Der Oberste Gerichtshof hat am 2. April 1979

unter dem Vorsitz des Senatspräsidenten des Obersten Gerichtshofes Dr. Obauer, in Gegenwart der Hofräte des Obersten Gerichtshofes Dr. Faseth, Dr. Steininger, Dr. Walenta und Dr. Horak als Richter, sowie des Richteramtsanwärters Dr. Jelinek als Schriftführerin in den Strafsachen gegen Gertraud A wegen des Vergehens des Betrugs nach § 146 StGB, AZ U 168/78 des Bezirksgerichtes Telfs, sowie wegen des Verbrechens der versuchten Entführung nach den §§ 8, 96 StG, AZ 13 Vr 3070/73 des Landesgerichtes Innsbruck, über die von der Generalprokuratur gegen das Urteil des Bezirksgerichtes Telfs vom 11. Juli 1978, GZ. U 168/

78-5, den Beschluß des Landesgerichts Innsbruck vom 12. Oktober 1978, GZ 13 Vr 3070/73-24, und gegen den Beschluß des Oberlandesgerichts Innsbruck vom 14. November 1978, AZ 4 Bs 390/78, erhobene Nichtigkeitsbeschwerde zur Wahrung des Gesetzes nach öffentlicher Verhandlung, nach Anhörung des Vortrages des Berichterstatters, Hofrat des Obersten Gerichtshofes Dr. Walenta, und der Ausführungen des Vertreters der Generalprokuratur, Generalanwalt Dr. Melnizky, zu Recht erkannt:

Spruch

A) In der Strafsache gegen Gertrud A, AZ U 168/

78 des Bezirksgerichtes Telfs, verletzt das Urteil dieses Gerichtes vom 11. Juli 1978, GZ U 168/78-5, mit dem Gertrud A des Vergehens des Betruges nach § 146 StGB schuldig erkannt und hiefür zu einer Geldstrafe, gemäß § 369 (Abs 1) StPO zur Bezahlung von 3.000 S an Brigitte B und zum Kostenersatz verurteilt wurde, das Gesetz in der Bestimmung des § 146 StGB (im Hinblick auf § 166 Abs 1 und Abs 3 StGB in Verbindung mit §§ 2 Abs 1 und Abs 2; 46 Abs 1 StPO).

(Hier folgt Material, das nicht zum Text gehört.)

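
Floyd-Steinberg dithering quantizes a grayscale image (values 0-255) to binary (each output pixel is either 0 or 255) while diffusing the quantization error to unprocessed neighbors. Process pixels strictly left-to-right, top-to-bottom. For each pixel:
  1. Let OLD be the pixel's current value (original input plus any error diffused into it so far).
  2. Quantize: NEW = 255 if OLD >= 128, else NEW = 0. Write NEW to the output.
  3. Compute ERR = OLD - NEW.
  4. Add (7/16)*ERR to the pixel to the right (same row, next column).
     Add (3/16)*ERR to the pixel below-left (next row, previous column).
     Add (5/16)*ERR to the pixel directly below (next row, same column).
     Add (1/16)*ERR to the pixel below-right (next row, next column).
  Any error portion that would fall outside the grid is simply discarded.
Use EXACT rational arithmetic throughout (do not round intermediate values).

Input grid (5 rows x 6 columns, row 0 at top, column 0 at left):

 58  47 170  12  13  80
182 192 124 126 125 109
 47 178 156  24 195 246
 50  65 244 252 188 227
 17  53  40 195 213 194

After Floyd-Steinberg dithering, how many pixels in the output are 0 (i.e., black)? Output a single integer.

(0,0): OLD=58 → NEW=0, ERR=58
(0,1): OLD=579/8 → NEW=0, ERR=579/8
(0,2): OLD=25813/128 → NEW=255, ERR=-6827/128
(0,3): OLD=-23213/2048 → NEW=0, ERR=-23213/2048
(0,4): OLD=263493/32768 → NEW=0, ERR=263493/32768
(0,5): OLD=43787491/524288 → NEW=0, ERR=43787491/524288
(1,0): OLD=27353/128 → NEW=255, ERR=-5287/128
(1,1): OLD=194735/1024 → NEW=255, ERR=-66385/1024
(1,2): OLD=2666267/32768 → NEW=0, ERR=2666267/32768
(1,3): OLD=20477471/131072 → NEW=255, ERR=-12945889/131072
(1,4): OLD=832590493/8388608 → NEW=0, ERR=832590493/8388608
(1,5): OLD=24028319291/134217728 → NEW=255, ERR=-10197201349/134217728
(2,0): OLD=359413/16384 → NEW=0, ERR=359413/16384
(2,1): OLD=94378775/524288 → NEW=255, ERR=-39314665/524288
(2,2): OLD=1057381765/8388608 → NEW=0, ERR=1057381765/8388608
(2,3): OLD=4830274589/67108864 → NEW=0, ERR=4830274589/67108864
(2,4): OLD=509142200663/2147483648 → NEW=255, ERR=-38466129577/2147483648
(2,5): OLD=7580599789777/34359738368 → NEW=255, ERR=-1181133494063/34359738368
(3,0): OLD=358992485/8388608 → NEW=0, ERR=358992485/8388608
(3,1): OLD=5724045633/67108864 → NEW=0, ERR=5724045633/67108864
(3,2): OLD=176907570867/536870912 → NEW=255, ERR=40005488307/536870912
(3,3): OLD=10706943018681/34359738368 → NEW=255, ERR=1945209734841/34359738368
(3,4): OLD=56411485448025/274877906944 → NEW=255, ERR=-13682380822695/274877906944
(3,5): OLD=850410887913367/4398046511104 → NEW=255, ERR=-271090972418153/4398046511104
(4,0): OLD=49785447307/1073741824 → NEW=0, ERR=49785447307/1073741824
(4,1): OLD=2002938816463/17179869184 → NEW=0, ERR=2002938816463/17179869184
(4,2): OLD=71599472812861/549755813888 → NEW=255, ERR=-68588259728579/549755813888
(4,3): OLD=1349608435107985/8796093022208 → NEW=255, ERR=-893395285555055/8796093022208
(4,4): OLD=20405564946778657/140737488355328 → NEW=255, ERR=-15482494583829983/140737488355328
(4,5): OLD=278091767200003911/2251799813685248 → NEW=0, ERR=278091767200003911/2251799813685248
Output grid:
  Row 0: ..#...  (5 black, running=5)
  Row 1: ##.#.#  (2 black, running=7)
  Row 2: .#..##  (3 black, running=10)
  Row 3: ..####  (2 black, running=12)
  Row 4: ..###.  (3 black, running=15)

Answer: 15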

Dieses Urteil wird aufgehoben und es wird gemäß §§ 292, 288 Abs 2 Z 3 StPO in der Sache selbst erkannt:

'Gertrud G*** wird von der wider sie vom öffentlichen Ankläger erhobenen Anklage, sich Ende Oktober 1977 in Telfs im Zusammenwirken mit ihrem Ehegatten Hugo A eines einen Schaden von 3.000 S bewirkenden Einmietbetruges zum Nachteil der Brigitte B schuldig gemacht und hiedurch das Vergehen des Betruges nach § 146 StGB begangen zu haben, gemäß § 259 Z 1 StPO freigesprochen. Gemäß § 366 Abs 1 StPO wird die Privatbeteiligte Brigitte B mit ihren Entschädigungsansprüchen auf den Zivilrechtsweg verwiesen.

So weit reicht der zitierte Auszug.